Crane Operator: Cranes are only to be operated by designated persons, trainees under the direct supervision of a designated person, or maintenance and test personnel, when it is necessary in the performance of their duties. A designated person is an individual deemed to be qualified to operate an overhead crane for a specific operation. Operators are required to pass a written or oral examination and a practical operating examination unless the operator provides the employer with evidence of qualification and experience. The qualification is limited to the specific type of equipment.


Warning System Requirements: Except for floor operated cranes, an effective warning system is required for cranes with a power traveling mechanism. A warning system is either a:

  • Manually operated gong
  • Power-operated bell, siren, or horn
  • Rotating beacon, or
  • Strobe light

Inspection Requirements: New, reinstalled, altered, repaired, and modified cranes are required to be inspected by a designated person (as previously defined) before initial use. Inspection procedures for cranes used regularly fall under two general classifications based on inspection intervals.
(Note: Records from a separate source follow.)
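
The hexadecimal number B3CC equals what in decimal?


B3CC hex = 46028 decimal

46028


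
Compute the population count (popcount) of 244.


0b11110100 has 5 set bits

5


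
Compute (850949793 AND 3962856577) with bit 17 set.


Step 1: 850949793 & 3962856577 = 540042369
Step 2: 540042369 | (1 << 17) = 540042369 | 131072 = 540173441

540173441


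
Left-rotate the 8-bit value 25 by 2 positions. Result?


Rotate 0b11001 left by 2 (8-bit) = 0b1100100 = 100

100


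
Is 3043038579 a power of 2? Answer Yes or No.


0b10110101011000010001010101110011. Multiple bits set => No

No


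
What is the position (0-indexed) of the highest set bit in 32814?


0b1000000000101110. Highest set bit at position 15

15


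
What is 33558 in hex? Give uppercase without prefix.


33558 = 8316 hex

8316


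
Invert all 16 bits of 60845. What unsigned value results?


60845 ^ 65535 = 4690

4690


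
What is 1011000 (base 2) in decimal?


1011000 in decimal = 88

88


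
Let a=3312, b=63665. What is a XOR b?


3312 ^ 63665 = 62529

62529


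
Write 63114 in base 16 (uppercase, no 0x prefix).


63114 = F68A hex

F68A


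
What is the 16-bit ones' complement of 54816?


54816 ^ 65535 = 10719

10719


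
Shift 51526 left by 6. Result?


0b1100100101000110 << 6 = 0b1100100101000110000000 = 3297664

3297664


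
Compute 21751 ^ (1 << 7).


21751 ^ (1 << 7) = 21751 ^ 128 = 21623

21623


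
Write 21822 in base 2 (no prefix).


21822 = 101010100111110 in binary

101010100111110


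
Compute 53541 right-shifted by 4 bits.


0b1101000100100101 >> 4 = 0b110100010010 = 3346

3346


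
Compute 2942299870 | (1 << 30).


2942299870 | (1 << 30) = 2942299870 | 1073741824 = 4016041694

4016041694


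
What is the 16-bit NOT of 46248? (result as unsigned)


~0b1011010010101000 = 0b100101101010111 = 19287 (16-bit unsigned)

19287


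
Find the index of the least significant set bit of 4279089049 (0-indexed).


0b11111111000011011011011110011001. Lowest set bit at position 0

0


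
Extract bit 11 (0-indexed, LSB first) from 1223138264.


0b1001000111001111001101111011000, position 11 = 1

1


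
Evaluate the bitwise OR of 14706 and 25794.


0b11100101110010 | 0b110010011000010 = 0b111110111110010 = 32242

32242


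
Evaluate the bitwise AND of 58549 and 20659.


0b1110010010110101 & 0b101000010110011 = 0b100000010110001 = 16561

16561


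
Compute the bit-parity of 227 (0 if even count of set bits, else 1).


0b11100011 has 5 ones => parity 1

1


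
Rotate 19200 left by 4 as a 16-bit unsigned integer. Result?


Rotate 0b100101100000000 left by 4 (16-bit) = 0b1011000000000100 = 45060

45060


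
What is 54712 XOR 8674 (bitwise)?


0b1101010110111000 ^ 0b10000111100010 = 0b1111010001011010 = 62554

62554


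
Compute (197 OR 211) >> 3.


Step 1: 197 | 211 = 215
Step 2: 215 >> 3 = 26

26


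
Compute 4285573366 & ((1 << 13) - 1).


4285573366 & 8191 = 2294

2294


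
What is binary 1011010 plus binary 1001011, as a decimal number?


1011010 + 1001011 = 10100101 = 165

165


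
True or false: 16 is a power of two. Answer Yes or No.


0b10000. Only one bit set => Yes

Yes


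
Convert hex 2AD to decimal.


2AD hex = 685 decimal

685


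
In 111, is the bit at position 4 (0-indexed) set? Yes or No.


0b1101111, bit 4 = 0. No

No


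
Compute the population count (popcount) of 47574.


0b1011100111010110 has 10 set bits

10


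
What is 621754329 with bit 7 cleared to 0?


621754329 & ~(1 << 7) = 621754201

621754201


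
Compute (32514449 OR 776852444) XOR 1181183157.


Step 1: 32514449 | 776852444 = 805172189
Step 2: 805172189 ^ 1181183157 = 1771741032

1771741032


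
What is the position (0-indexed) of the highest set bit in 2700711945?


0b10100000111110011001100000001001. Highest set bit at position 31

31


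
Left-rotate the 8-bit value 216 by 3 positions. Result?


Rotate 0b11011000 left by 3 (8-bit) = 0b11000110 = 198

198


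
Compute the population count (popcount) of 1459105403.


0b1010110111110000010111001111011 has 19 set bits

19


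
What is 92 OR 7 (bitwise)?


0b1011100 | 0b111 = 0b1011111 = 95

95


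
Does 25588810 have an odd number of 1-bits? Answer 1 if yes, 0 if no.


0b1100001100111010001001010 has 11 ones => parity 1

1


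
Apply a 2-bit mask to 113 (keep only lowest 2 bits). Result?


113 & 3 = 1

1


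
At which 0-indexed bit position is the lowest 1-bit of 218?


0b11011010. Lowest set bit at position 1

1


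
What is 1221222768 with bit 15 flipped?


1221222768 ^ (1 << 15) = 1221222768 ^ 32768 = 1221255536

1221255536


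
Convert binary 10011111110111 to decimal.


10011111110111 in decimal = 10231

10231


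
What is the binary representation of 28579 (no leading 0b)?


28579 = 110111110100011 in binary

110111110100011


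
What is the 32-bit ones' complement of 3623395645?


3623395645 ^ 4294967295 = 671571650

671571650


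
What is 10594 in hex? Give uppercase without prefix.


10594 = 2962 hex

2962


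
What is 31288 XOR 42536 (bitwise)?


0b111101000111000 ^ 0b1010011000101000 = 0b1101110000010000 = 56336

56336


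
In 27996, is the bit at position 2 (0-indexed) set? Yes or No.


0b110110101011100, bit 2 = 1. Yes

Yes


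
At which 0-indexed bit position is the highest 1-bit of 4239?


0b1000010001111. Highest set bit at position 12

12


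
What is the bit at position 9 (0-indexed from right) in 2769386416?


0b10100101000100010111101110110000, position 9 = 1

1


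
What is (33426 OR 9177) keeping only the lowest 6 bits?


Step 1: 33426 | 9177 = 41947
Step 2: 41947 & 63 = 27

27


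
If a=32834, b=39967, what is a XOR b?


32834 ^ 39967 = 7261

7261


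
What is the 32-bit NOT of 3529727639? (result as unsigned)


~0b11010010011000110101111010010111 = 0b101101100111001010000101101000 = 765239656 (32-bit unsigned)

765239656


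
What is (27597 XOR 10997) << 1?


Step 1: 27597 ^ 10997 = 16696
Step 2: 16696 << 1 = 33392

33392


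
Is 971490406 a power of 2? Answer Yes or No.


0b111001111001111100010001100110. Multiple bits set => No

No


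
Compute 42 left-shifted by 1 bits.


0b101010 << 1 = 0b1010100 = 84

84


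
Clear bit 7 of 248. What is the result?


248 & ~(1 << 7) = 120

120


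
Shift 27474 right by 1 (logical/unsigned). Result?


0b110101101010010 >> 1 = 0b11010110101001 = 13737

13737


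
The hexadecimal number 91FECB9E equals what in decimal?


91FECB9E hex = 2449394590 decimal

2449394590


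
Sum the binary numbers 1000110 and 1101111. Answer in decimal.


1000110 + 1101111 = 10110101 = 181

181


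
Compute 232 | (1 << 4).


232 | (1 << 4) = 232 | 16 = 248

248


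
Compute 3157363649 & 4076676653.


0b10111100001100011000101111000001 & 0b11110010111111010010011000101101 = 0b10110000001100010000001000000001 = 2956001793

2956001793


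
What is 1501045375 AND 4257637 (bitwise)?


0b1011001011110000010001001111111 & 0b10000001111011101100101 = 0b10000000010001001100101 = 4203109

4203109


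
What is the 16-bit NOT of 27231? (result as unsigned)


~0b110101001011111 = 0b1001010110100000 = 38304 (16-bit unsigned)

38304


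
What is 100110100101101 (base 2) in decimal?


100110100101101 in decimal = 19757

19757


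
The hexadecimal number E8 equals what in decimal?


E8 hex = 232 decimal

232


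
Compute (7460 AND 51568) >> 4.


Step 1: 7460 & 51568 = 2336
Step 2: 2336 >> 4 = 146

146


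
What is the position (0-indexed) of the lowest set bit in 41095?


0b1010000010000111. Lowest set bit at position 0

0


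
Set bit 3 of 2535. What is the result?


2535 | (1 << 3) = 2535 | 8 = 2543

2543


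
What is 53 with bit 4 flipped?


53 ^ (1 << 4) = 53 ^ 16 = 37

37


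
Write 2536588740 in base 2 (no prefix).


2536588740 = 10010111001100010100010111000100 in binary

10010111001100010100010111000100


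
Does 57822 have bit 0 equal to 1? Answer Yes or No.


0b1110000111011110, bit 0 = 0. No

No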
The two classifications are frequent and periodic, with respective intervals between inspection defined as:

Frequent inspection is an undocumented visual inspection by the operator or other designated personnel as follows:

  • Normal service – monthly
  • Heavy service – weekly to monthly
  • Severe service – daily to weekly

Periodic inspection is a documented visual inspection of the equipment in place by a designated person as follows:

  • Normal service – yearly
  • Heavy service – yearly
  • Severe service – quarterly

Frequent inspection includes an examination of the following:

  • Operating mechanisms for proper operation, proper adjustment, and unusual sounds
  • Upper-limit device(s)
  • Tanks, valves, pumps, lines, and other parts of air or hydraulic systems for leakage
  • Hooks and hook latches (if used)
  • Hoist ropes and end connections
  • Rope of proper spooling onto drum(s) and sheaves.

Periodic inspection is an extensive process that includes the items listed under the frequent inspection and numerous other criteria listed in OSHA’s 29 CFR 1910.179(j)(3) Periodic Inspection. This inspection requires documentation and certification of the crane.

A crane that is idle for one month or more, but less than one year is inspected using the “frequent inspection” criteria before use. A crane that has been idle for one year or more is inspected using the requirements of a “periodic inspection.”



OSHA 29 CFR 910.184(c) defines the safe operating practices when working with slings. A few examples are:

  • Do not use damaged or defective slings.
  • Slings used in a basket hitch shall have the loads balanced to prevent slippage.
  • Slings shall be padded or protected from the sharp edges of their loads.
  • All employees shall be kept clear of loads about to be lifted and of suspended loads.
  • Shock loading is prohibited.
  • A sling shall not be pulled from under a load when the load is resting on the sling.
  • Employers must not use slings without affixed and legible identification markings.

sling inspection requirementsSling Inspection Requirements: OSHA requires the inspection of all slings for damage or defects each day before use by a competent person. In addition to this requirement, each type of sling has individual inspection requirements. For example, alloy steel chain slings require the inspection to include defective welds, deformation, and an increase in length. OSHA defines the inspection requirements for each type of sling in 29 CFR 1910.184 titled, “Slings.”


Steel fabricating and coating shops rely on. powered industrial trucks, overhead and gantry cranes, and slings to move tons of materials such as steel within the confines of a building, between buildings, and to/ from transportation vehicles. Operation of this equipment can create significant workplace hazards. Training and certification of operators, routine equipment inspection, and safe use can help to avoid OSHA citations and more importantly workplace accidents.